The code is as follows:
ts.plot(time,gpars= list(col=rainbow(10)))
I'd use separate plots for each variable, making their y-axis different. I like this better than introducing multiple y-axes in one plot. I will use ggplot2 to do this, and more specifically the concept of facetting:
library(ggplot2)
library(reshape2)
df_melt = melt(df, id.vars = 'date')
ggplot(df_melt, aes(x = date, y = value)) +
geom_line() +
facet_wrap(~ variable, scales = 'free_y', ncol = 1)

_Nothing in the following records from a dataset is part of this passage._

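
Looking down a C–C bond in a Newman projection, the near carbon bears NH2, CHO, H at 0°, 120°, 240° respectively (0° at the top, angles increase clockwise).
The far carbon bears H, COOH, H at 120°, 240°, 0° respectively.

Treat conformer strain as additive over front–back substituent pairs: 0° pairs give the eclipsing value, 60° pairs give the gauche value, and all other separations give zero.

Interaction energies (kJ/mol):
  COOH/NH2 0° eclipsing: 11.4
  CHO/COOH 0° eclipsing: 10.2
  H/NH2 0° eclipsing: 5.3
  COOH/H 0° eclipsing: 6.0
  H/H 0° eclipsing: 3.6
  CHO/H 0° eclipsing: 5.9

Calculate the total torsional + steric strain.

17.2 kJ/mol

This conformer (eclipsed): NH2(0°)/H(0°) eclipsed 5.3; CHO(120°)/H(120°) eclipsed 5.9; H(240°)/COOH(240°) eclipsed 6.0 → 17.2 kJ/mol.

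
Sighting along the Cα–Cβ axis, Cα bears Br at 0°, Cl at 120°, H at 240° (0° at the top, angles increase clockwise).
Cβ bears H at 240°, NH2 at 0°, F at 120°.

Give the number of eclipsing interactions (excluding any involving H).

Non-H eclipsing pairs: Br(0°)/NH2(0°); Cl(120°)/F(120°) — 2 interactions.

2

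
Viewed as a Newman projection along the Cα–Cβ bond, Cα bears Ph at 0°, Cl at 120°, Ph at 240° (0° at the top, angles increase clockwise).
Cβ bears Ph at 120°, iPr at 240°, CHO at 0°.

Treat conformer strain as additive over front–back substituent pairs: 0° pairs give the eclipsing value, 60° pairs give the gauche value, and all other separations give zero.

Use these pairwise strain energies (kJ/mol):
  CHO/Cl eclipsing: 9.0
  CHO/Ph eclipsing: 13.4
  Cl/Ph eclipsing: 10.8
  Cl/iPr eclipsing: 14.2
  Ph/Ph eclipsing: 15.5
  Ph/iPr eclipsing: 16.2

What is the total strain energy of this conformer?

This conformer (eclipsed): Ph(0°)/CHO(0°) eclipsed 13.4; Cl(120°)/Ph(120°) eclipsed 10.8; Ph(240°)/iPr(240°) eclipsed 16.2 → 40.4 kJ/mol.

40.4 kJ/mol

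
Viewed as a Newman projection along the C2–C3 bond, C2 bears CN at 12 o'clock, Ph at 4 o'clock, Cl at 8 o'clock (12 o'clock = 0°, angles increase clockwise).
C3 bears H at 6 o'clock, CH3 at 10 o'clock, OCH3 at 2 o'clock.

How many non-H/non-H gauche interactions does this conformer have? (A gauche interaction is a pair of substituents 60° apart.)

4

Non-H gauche pairs: CN(0°)/CH3(300°); CN(0°)/OCH3(60°); Ph(120°)/OCH3(60°); Cl(240°)/CH3(300°) — 4 interactions.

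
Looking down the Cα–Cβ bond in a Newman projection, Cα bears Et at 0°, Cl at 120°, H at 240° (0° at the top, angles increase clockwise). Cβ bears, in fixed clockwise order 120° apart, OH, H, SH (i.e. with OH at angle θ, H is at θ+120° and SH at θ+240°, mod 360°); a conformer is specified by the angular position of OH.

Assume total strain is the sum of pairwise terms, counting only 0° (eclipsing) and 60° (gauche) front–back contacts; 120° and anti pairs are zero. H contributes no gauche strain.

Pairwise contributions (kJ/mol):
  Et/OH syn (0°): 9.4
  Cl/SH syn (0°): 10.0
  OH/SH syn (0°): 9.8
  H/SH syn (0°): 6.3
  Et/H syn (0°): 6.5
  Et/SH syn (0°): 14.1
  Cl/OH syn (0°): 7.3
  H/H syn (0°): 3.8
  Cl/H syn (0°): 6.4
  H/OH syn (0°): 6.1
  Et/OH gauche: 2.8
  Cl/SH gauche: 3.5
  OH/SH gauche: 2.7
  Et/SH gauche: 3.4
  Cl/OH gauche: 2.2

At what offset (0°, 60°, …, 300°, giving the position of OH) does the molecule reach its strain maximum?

120°

OH at 0° (eclipsed): Et(0°)/OH(0°) eclipsed 9.4; Cl(120°)/H(120°) eclipsed 6.4; H(240°)/SH(240°) eclipsed 6.3 → 22.1 kJ/mol.
OH at 60° (staggered): Et(0°)/OH(60°) gauche 2.8; Et(0°)/SH(300°) gauche 3.4; Cl(120°)/OH(60°) gauche 2.2 → 8.4 kJ/mol.
OH at 120° (eclipsed): Et(0°)/SH(0°) eclipsed 14.1; Cl(120°)/OH(120°) eclipsed 7.3; H(240°)/H(240°) eclipsed 3.8 → 25.2 kJ/mol.
OH at 180° (staggered): Et(0°)/SH(60°) gauche 3.4; Cl(120°)/OH(180°) gauche 2.2; Cl(120°)/SH(60°) gauche 3.5 → 9.1 kJ/mol.
OH at 240° (eclipsed): Et(0°)/H(0°) eclipsed 6.5; Cl(120°)/SH(120°) eclipsed 10.0; H(240°)/OH(240°) eclipsed 6.1 → 22.6 kJ/mol.
OH at 300° (staggered): Et(0°)/OH(300°) gauche 2.8; Cl(120°)/SH(180°) gauche 3.5 → 6.3 kJ/mol.
The maximum (25.2 kJ/mol) occurs with OH at 120°.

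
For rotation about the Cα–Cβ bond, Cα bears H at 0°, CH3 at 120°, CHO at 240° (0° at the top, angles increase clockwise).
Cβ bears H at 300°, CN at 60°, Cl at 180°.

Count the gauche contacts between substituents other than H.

Non-H gauche pairs: CH3(120°)/CN(60°); CH3(120°)/Cl(180°); CHO(240°)/Cl(180°) — 3 interactions.

3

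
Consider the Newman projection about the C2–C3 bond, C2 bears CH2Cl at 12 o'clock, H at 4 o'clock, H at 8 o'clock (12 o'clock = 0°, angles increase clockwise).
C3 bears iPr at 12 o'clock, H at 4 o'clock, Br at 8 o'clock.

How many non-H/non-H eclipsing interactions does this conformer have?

1

Non-H eclipsing pairs: CH2Cl(0°)/iPr(0°) — 1 interaction.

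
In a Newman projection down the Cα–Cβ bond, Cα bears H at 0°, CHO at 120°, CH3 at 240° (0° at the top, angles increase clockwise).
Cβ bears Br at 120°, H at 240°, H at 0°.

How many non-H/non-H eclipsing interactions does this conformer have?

Non-H eclipsing pairs: CHO(120°)/Br(120°) — 1 interaction.

1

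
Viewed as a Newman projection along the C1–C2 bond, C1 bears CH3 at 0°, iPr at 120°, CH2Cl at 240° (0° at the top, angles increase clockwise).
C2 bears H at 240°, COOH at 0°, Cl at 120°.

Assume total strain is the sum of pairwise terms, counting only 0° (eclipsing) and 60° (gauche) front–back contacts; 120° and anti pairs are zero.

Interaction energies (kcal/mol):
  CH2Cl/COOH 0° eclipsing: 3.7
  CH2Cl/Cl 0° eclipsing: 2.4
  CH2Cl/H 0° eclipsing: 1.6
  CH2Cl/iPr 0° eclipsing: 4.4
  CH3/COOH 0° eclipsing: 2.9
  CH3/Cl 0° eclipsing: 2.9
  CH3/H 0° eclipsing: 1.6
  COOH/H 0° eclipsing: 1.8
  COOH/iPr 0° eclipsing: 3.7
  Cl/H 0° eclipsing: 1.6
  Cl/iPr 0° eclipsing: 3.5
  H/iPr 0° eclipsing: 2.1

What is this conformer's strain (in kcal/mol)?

This conformer is eclipsed. CH3 at 0° is eclipsed with COOH at 0° (2.9); iPr at 120° is eclipsed with Cl at 120° (3.5); CH2Cl at 240° is eclipsed with H at 240° (1.6). Total 8.0 kcal/mol.

8.0 kcal/mol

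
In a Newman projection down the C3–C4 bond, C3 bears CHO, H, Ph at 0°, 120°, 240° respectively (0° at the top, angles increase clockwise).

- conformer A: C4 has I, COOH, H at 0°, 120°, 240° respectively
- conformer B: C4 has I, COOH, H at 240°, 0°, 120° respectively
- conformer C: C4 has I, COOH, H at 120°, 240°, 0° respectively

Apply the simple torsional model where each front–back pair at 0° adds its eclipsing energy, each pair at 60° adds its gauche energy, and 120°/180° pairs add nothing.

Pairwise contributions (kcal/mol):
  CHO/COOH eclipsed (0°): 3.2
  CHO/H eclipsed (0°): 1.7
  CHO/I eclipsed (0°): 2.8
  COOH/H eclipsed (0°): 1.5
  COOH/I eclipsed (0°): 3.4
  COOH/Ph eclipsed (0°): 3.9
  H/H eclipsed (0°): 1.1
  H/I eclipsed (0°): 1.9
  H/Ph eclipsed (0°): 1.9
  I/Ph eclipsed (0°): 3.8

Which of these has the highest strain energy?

B

A (eclipsed): CHO(0°)/I(0°) eclipsed 2.8; H(120°)/COOH(120°) eclipsed 1.5; Ph(240°)/H(240°) eclipsed 1.9 → 6.2 kcal/mol.
B (eclipsed): CHO(0°)/COOH(0°) eclipsed 3.2; H(120°)/H(120°) eclipsed 1.1; Ph(240°)/I(240°) eclipsed 3.8 → 8.1 kcal/mol.
C (eclipsed): CHO(0°)/H(0°) eclipsed 1.7; H(120°)/I(120°) eclipsed 1.9; Ph(240°)/COOH(240°) eclipsed 3.9 → 7.5 kcal/mol.
B has the highest total (8.1 kcal/mol).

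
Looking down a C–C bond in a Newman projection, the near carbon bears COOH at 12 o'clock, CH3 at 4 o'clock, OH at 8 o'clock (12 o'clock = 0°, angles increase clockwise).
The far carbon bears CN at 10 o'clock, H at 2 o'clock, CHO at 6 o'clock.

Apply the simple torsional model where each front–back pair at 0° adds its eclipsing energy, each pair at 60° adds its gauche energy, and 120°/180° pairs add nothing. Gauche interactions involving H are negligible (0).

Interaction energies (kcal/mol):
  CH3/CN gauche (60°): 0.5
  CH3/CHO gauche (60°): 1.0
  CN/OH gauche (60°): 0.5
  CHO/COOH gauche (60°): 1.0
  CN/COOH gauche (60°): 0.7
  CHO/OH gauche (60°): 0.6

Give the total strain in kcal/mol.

This conformer (staggered): COOH(0°)/CN(300°) gauche 0.7; CH3(120°)/CHO(180°) gauche 1.0; OH(240°)/CN(300°) gauche 0.5; OH(240°)/CHO(180°) gauche 0.6 → 2.8 kcal/mol.

2.8 kcal/mol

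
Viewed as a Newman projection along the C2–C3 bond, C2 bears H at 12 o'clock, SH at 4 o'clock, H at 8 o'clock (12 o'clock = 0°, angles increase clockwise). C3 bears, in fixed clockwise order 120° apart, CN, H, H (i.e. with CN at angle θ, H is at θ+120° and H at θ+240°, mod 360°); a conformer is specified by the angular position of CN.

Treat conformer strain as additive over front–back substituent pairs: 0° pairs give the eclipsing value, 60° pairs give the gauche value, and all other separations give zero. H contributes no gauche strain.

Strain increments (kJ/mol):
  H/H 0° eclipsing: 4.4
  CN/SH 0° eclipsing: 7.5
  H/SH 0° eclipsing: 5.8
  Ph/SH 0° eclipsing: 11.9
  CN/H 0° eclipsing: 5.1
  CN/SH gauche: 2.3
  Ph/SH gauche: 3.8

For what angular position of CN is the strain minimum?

300°

CN at 0° is eclipsed. H at 0° is eclipsed with CN at 0° (5.1); SH at 120° is eclipsed with H at 120° (5.8); H at 240° is eclipsed with H at 240° (4.4). Total 15.3 kJ/mol.
CN at 60° is staggered. SH at 120° is gauche with CN at 60° (2.3). Total 2.3 kJ/mol.
CN at 120° is eclipsed. H at 0° is eclipsed with H at 0° (4.4); SH at 120° is eclipsed with CN at 120° (7.5); H at 240° is eclipsed with H at 240° (4.4). Total 16.3 kJ/mol.
CN at 180° is staggered. SH at 120° is gauche with CN at 180° (2.3). Total 2.3 kJ/mol.
CN at 240° is eclipsed. H at 0° is eclipsed with H at 0° (4.4); SH at 120° is eclipsed with H at 120° (5.8); H at 240° is eclipsed with CN at 240° (5.1). Total 15.3 kJ/mol.
CN at 300° (staggered): no non-H gauche contacts → 0.0 kJ/mol.
The minimum (0.0 kJ/mol) occurs with CN at 300°.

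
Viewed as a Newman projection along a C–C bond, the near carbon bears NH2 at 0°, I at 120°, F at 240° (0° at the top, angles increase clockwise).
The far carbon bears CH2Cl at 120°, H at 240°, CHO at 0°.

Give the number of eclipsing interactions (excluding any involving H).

Non-H eclipsing pairs: NH2(0°)/CHO(0°); I(120°)/CH2Cl(120°) — 2 interactions.

2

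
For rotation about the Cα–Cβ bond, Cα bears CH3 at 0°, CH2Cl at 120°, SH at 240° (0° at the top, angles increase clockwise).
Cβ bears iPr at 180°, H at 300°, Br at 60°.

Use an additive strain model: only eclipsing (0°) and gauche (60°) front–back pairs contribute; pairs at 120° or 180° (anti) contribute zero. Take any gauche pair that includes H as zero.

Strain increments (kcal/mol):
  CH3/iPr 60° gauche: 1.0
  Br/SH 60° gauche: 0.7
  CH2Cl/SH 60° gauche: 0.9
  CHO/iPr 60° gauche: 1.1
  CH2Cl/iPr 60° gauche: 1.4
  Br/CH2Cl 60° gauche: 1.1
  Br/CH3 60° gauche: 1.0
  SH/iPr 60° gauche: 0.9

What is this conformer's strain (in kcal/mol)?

4.4 kcal/mol

This conformer (staggered): CH3–Br gauche, CH2Cl–iPr gauche, CH2Cl–Br gauche, SH–iPr gauche; 1.0 + 1.4 + 1.1 + 0.9 = 4.4 kcal/mol.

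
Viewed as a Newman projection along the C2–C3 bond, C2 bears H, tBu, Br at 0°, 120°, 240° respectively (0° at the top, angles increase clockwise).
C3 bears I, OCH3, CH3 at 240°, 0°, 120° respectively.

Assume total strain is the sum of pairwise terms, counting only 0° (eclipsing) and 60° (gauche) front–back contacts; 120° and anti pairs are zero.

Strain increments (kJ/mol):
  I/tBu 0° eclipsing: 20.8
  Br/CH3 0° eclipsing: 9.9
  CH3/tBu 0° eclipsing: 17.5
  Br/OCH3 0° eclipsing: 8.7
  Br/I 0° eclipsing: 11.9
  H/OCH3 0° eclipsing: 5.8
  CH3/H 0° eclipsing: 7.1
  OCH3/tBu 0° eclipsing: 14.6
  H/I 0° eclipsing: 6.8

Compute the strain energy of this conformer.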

Notice that I stack the facets on top of each other. This will enable you to easily compare the timing of events in each of the series. Alternatively, you could put them next to each other (using nrow = 1 in facet_wrap), this will enable you to easily compare the y-values.
We can also introduce some extremes:
df = within(df, {
temp[61:90] = temp[61:90] + runif(30, 30, 50)
mort[61:90] = mort[61:90] + runif(30, 300, 500)
})
df_melt = melt(df, id.vars = 'date')
ggplot(df_melt, aes(x = date, y = value)) +
geom_line() +
facet_wrap(~ variable, scales = 'free_y', ncol = 1)
Here you can see easily that the increase in temp is correlated with the increase in mortality.